Perez then questioned the NCAA's motives.
"I don't know what it's all about and I find this very suspicious," she said. "And I'm starting to believe they want (to) intentionally botch this investigation for reasons I can only imagine are monetary."
In a statement Thursday, Emmert said the claim that the arrangement was authorized by the NCAA's general counsel is not true.
"In fact, evidence shows the General Counsel's Office specifically told the enforcement staff -- on at least two occasions prior to any arrangements being made with the attorney -- that they could not use Shapiro's attorney for that purpose," Emmert said. "As a result, the external investigation is solely focused on the behavior within and the environment of the enforcement program."
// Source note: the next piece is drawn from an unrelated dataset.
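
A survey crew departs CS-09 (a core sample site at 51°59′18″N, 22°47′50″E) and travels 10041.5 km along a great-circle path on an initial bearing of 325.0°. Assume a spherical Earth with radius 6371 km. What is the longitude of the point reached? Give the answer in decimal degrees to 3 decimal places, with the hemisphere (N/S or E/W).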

A source told ESPN's "Outside the Lines" that the latest development is a "huge mess" but also claimed that it likely will not jeopardize the NCAA's overall investigation of Miami.
"It's another delay," the source told OTL. "This case has been dragging on forever."
Miami president Donna Shalala, in a statement released through the university, said she is "frustrated, disappointed and concerned" that the NCAA may have compromised the investigation.
"As we have done since the beginning, we will continue to work with the NCAA and now with their outside investigator hoping for a swift resolution of the investigation and our case," Shalala said.
The Hurricanes' athletic compliance practices have been probed by the NCAA for nearly two years. Allegations of wrongdoing involving Miami's football and men's basketball programs became widely known in August 2011, when Yahoo! Sports published accusations brought by Shapiro, who is serving a 20-year term in federal prison for masterminding a $930 million Ponzi scheme.
Miami has self-imposed two postseason bans in response to the investigation. The Hurricanes would have played in the Atlantic Coast Conference championship game this past season, meaning they could have qualified for the Discover Orange Bowl.
ACC commissioner John Swofford on Thursday lauded the way Miami has cooperated with the NCAA throughout the inquiry.
"Miami's cooperation throughout this process should be commended," Swofford said. "They've been forthright and diligent in their efforts to fully cooperate with the NCAA. While it's unfortunate and extremely concerning that this has transpired, we respect the actions taken by President Emmert to launch an external review of the enforcement process."
Information from The Associated Press was used in this report.